The current keweon system is not the end. Actually I'm only able to provide 15 to 20% of the full power of it. I cross the fingers and the ads and data collection industrie better prays that this system will never grow up.

Please keep in mind that this system is only for demonstration. Of cause it's working (...sometimes not ) but at the moment it's not the solution I want to have at the end.

Anyway. Thanks a lot!!!!

 

[MrT69]

Server Upgrade

Update for all of you:

- It's Christmas time and that means shopping time. Added 17.637 Fake Shops from 2 public sources.
( https://www.watchlist-internet.at/fake-shops/liste-betruegerischer-online-shops )
- Fixed Firewall performance
- Added on all Servers a Daily reboot at 3:30 AM local time. EU Servers will have a different of 5 minutes on each server. The reboot will take not longer than 20 seconds but this will increase the performence.
- Upgrade security on all DNS Server (some idiots still try to hack them...)
- All France Server are now global available
- Will reduce security on this server at the weekend:

France / Roubaix:
k1ns-fr-002.keweon.center
137.74.155.255
2001:41d0:1000:16a6::6538:02b6

France / Roubaix:
k1ns-fr-003.keweon.center
51.254.188.221
2001:41d0:1000:16a6::693d:1b0e

France / Roubaix:
k1ns-fr-004.keweon.center
213.32.112.244
2001:41d0:8:1a95::244

Then you can use them with IPTable forwarding and all other things you want to do. Not sure if the Servers are fast enough for other Countries than EMEA but it's up to you to test.

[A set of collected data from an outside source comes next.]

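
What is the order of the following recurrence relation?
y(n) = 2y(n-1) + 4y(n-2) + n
The order is the largest lag k for which y(n-k) appears. Here the deepest term is y(n-2) (the n term is non-homogeneous and does not affect the order), so the order is 2.

Order 2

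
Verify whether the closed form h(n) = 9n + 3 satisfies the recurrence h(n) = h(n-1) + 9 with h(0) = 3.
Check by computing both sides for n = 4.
From the recurrence with h(0) = 3:
  h(0) = 3, h(1) = 12, h(2) = 21, h(3) = 30, h(4) = 39
  so the recurrence gives h(4) = 39.
From the proposed closed form h(n) = 9n + 3:
  h(4) = 39.
Both sides give 39 at n = 4, and the initial condition(s) match, so the closed form is consistent.

Yes, the closed form is correct.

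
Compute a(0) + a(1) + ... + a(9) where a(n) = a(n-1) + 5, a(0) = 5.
Computing the sequence terms: 5, 10, 15, 20, 25, 30, 35, 40, 45, 50
Adding these values together:

275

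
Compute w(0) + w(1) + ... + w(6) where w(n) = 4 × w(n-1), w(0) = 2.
Computing the sequence terms: 2, 8, 32, 128, 512, 2048, 8192
Adding these values together:

10922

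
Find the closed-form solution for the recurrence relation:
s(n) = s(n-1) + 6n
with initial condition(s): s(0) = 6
Recurrence: s(n) = s(n-1) + 6n, initial: s(0) = 6.
Telescoping: s(n) = s(0) + 6·Σᵢ₌₁ⁿ i = 6 + 6·n(n+1)/2.

s(n) = 6·n(n+1)/2 + 6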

The daily Whitelisting was not running this night. At the moment I have a list of 12.588 URL's. They will be processed during this night.

Thanks a lot to all of you and have a nice weekend!!!

 

[MrT69]

To all who want to play around with IPTABLES, FORWARDING and other funny things:

The Servers below should now be available for more things than requests. ANY REQUESTS and a view other things are still blocked for security reasons.
All 3 Servers are protected by 750GBit DDoS protection which should be enough for all attacks. I still have fears to open them but I will give it a try.
I cross the fingers that this servers can stay open within this way.

France / Roubaix:
k1ns-fr-002.keweon.center
137.74.155.255
2001:41d0:1000:16a6::6538:02b6

France / Roubaix:
k1ns-fr-003.keweon.center
51.254.188.221
2001:41d0:1000:16a6::693d:1b0e

France / Roubaix:
k1ns-fr-004.keweon.center
213.32.112.244
2001:41d0:8:1a95::244

Enjoy it and have fun. If they are still not working for you than let me know this.

All other servers needs to stay locked down for security reasons. If you are not able to work with the France Servers than I need to say sorry at the moment. There is currently no option to do this.

Let me know if it's working. Enjoy it!